The public is invited. Admission is free.
The lecture will be based on Ward's important new book "Planet Narnia: The Seven Heavens in the Imagination of C.S. Lewis," published in December by Oxford University Press. In the book, Ward argues that medieval cosmology, a subject which fascinated Lewis throughout his life, provides the imaginative key to the seven Chronicles of Narnia.
The book affirms that the seven Narnia stories were designed to express the characteristics of the seven medieval planets--the Sun, the Moon, Mars, Mercury, Venus, Jupiter and Saturn--planets which Lewis described as "spiritual symbols of permanent value." Using these seven symbols, Lewis constructed the Chronicles so that the story-line and details in each book communicate its respective planetary personality.
Ward has lectured on C. S. Lewis in South Korea and Sweden as well as in Britain and numerous places in the United States. He debated Christian fiction with the atheist writer, Philip Pullman, before an audience of 800 people in Oxford in 2002. He is co-editor of two books: "Heresies and How to Avoid Them: Why it Matters What Christians Believe" (2007) and the forthcoming "Cambridge Companion to C.S. Lewis."

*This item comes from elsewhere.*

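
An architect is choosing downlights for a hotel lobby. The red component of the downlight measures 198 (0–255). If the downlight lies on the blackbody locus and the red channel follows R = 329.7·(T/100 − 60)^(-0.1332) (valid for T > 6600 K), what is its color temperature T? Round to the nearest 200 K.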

Ward studied English at Oxford University and theology at Cambridge University. He received his doctorate in divinity from the University of St Andrews. He was ordained in the Anglican Church in 2004 and since then has been the Chaplain of Peterhouse, the oldest of the Cambridge colleges.
The Martha Miller Center is located at 257 Columbia Ave., at the corner of Columbia Avenue and 10th Street.